Aguilera performed the song live at the 2001 Grammy Awards. Her version peaked at number eight on the Billboard Hot Latin Songs chart in the United States and number three in Spain. It received a Latin Grammy nomination for Record of the Year. It has been covered by Mexican singer Edith Márquez and Jencarlos Canela.

==Background==
In 1991, Puerto Rican recording artist Lourdes Robles released her third studio album Definitivamente which was arranged and produced by Cuban-American musician Rudy Pérez. Pérez wrote three songs for the album including "Pero Me Acuerdo de Ti". The song tells the story of a woman who cannot forget her lover. It was later included on Robles's greatest hits album Contradicciones y Sus Exitos (2007). In 2000, American recording artist Christina Aguilera covered "Pero Me Acuerdo de Ti" on her second studio album Mi Reflejo which was also produced by Pérez.
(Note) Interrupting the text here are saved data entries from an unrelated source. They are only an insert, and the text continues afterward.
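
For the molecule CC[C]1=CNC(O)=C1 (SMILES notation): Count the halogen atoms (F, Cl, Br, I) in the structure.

Scan the SMILES for the halogen motif — none present.
Groups that are present: 1 hydroxyl.

0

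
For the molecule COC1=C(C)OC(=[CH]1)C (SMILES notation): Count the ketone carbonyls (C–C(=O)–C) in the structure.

Scan the SMILES for the ketone motif — none present.
Groups that are present: 1 ether.

0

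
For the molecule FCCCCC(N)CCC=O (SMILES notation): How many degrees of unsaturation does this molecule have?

Degree of unsaturation = (number of rings) + (number of π bonds).
Ring closures in the SMILES: 0.
π bonds: 1 double bond (each 1 DoU) → 1 DoU from unsaturation.
Total DoU = 0 + 1 = 1.

1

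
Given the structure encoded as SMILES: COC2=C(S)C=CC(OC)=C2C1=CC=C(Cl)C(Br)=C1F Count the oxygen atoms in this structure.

2

Scan the SMILES for O atoms (remember two-letter symbols like Cl and Br are single atoms).
Oxygen count: 2.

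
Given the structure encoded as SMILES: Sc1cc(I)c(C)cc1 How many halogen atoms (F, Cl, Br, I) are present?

Halogen atoms appear at heavy-atom position 5 (1×I).
Other groups present: 1 thiol.
Halogen count: 1.

1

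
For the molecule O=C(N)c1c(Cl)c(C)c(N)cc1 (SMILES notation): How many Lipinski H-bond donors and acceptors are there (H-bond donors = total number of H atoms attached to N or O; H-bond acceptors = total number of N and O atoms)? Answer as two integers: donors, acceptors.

Donors: find every N or O and count the H atoms it carries.
  atom 1 (O): bond orders sum to 2 → 0 H
  atom 3 (N): bond orders sum to 1 → 2 H
  atom 10 (N): bond orders sum to 1 → 2 H
Lipinski HBD = 4.
Acceptors: N atoms = 2, O atoms = 1 → HBA = 3.

4, 3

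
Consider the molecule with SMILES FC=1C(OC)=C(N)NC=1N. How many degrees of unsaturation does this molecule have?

Degree of unsaturation = (number of rings) + (number of π bonds).
Ring closures in the SMILES: 1.
π bonds: 2 double bonds (each 1 DoU) → 2 DoU from unsaturation.
Total DoU = 1 + 2 = 3.

3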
==Christina Aguilera version==

===Release and reception===
"Pero Me Acuerdo de Ti" was serviced to Latin radio stations the second week of December 2000 in the United States. It reached number eight on Hot Latin Songs and five on Hot Latin Pop Songs in the US. In Spain, it reached number three on the country's singles chart. Kurt B. Reighley from Wall of Sound was positive toward the song, saying that Aguilera is "persuasive and engaging" on the song. Orlando Sentinel editor Perry Gettelman was not impressed, writing that "She seems equally fond of acrobatic trills and low, sex-kittenish moans". Writing for the Billboard magazine, Lucas Villa provided a supporting commentary and called the ballad "heartbreaking". At the 2nd Latin Grammy Awards, "Pero Me Acuerdo de Ti" received a Latin Grammy nomination for Record of the Year which went to Alejandro Sanz for "El Alma al Aire". It has been called "one of Aguilera's greatest hits" by Rolling Stone en Español.
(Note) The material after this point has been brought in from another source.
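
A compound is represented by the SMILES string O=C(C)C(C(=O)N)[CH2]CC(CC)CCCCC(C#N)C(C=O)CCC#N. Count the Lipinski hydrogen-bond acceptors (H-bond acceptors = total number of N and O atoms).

N atoms: 3; O atoms: 3.
Lipinski HBA = 3 + 3 = 6.

6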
===Promotion and live performances===
The video for "Pero Me Acuerdo de Ti" was directed by Kevin G. Bray, which features Aguilera performing the song in a recording studio. As of October 2023, the video has four hundred seventy million views on YouTube, and therefore it was given a Vevo Certified Award. Aguilera also gave a performance at the 2001 Grammy Awards in February, performing "Pero Me Acuerdo de Ti" and "Falsas Esperanzas". Leila Cobo of Billboard magazine called Aguilera's Grammy performance "remarkably mainstream".
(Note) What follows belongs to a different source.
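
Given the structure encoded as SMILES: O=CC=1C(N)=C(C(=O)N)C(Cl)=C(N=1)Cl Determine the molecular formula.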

In December 2019, Aguilera performed the song, along with "Falsas Esperanzas" and "Contigo en la Distancia", during the Mexican leg of her concert tour, The X Tour. In February 2021, she sang "Pero Me Acuerdo de Ti" at the Verizon's "Big Concert for Small Business" Super Bowl afterparty.

===Charts===

====Weekly charts====

| Chart (2001) | Peak position |
|---|---|
| Costa Rica (Notimex) | 3 |
| Guatemala (Notimex) | 3 |
| Italy (FIMI) | 44 |
| Nicaragua (Notimex) | 4 |
| Spain (Promusicae) | 3 |
| Uruguay (IFPI) | 1 |
| US Hot Latin Songs (Billboard) | 8 |
| US Latin Pop Airplay (Billboard) | 5 |
| US Tropical Airplay (Billboard) | 7 |

====Year-end charts====

| Chart (2001–2022) | Position |
|---|---|
| Nicaragua Pop (Monitor Latino) | 44 |
| US Latin Pop Airplay (Billboard) | 30 |

===Certifications===

Certifications for Pero Me Acuerdo de Ti
| Region | Certification | Certified units/sales |
| Mexico (AMPROFON) | 4× Platinum | 240,000^{‡} |
^{‡} Sales+streaming figures based on certification alone.

===Release history===

Release dates and formats for "Pero Me Acuerdo de Ti"
| Region | Date | Format(s) | Label(s) | Ref. |
|---|---|---|---|---|
| United States | December 12, 2000 | Latin pop radio | RCA |  |
| Sweden | April 2, 2001 | Contemporary hit radio | BMG |  |

==Other cover versions==
Mexican singer and actress Edith Márquez performed a cover of the song on her studio album Pasiones de Cabaret (2008). In the same year, America band Dark Latin Groove performed a salsa cover of the song on their album Renacer (2008) which was produced by Sergio George. It was also performed live by American actor and singer Jencarlos Canela (whom Pérez has also worked with) in the House of Blues, Orlando.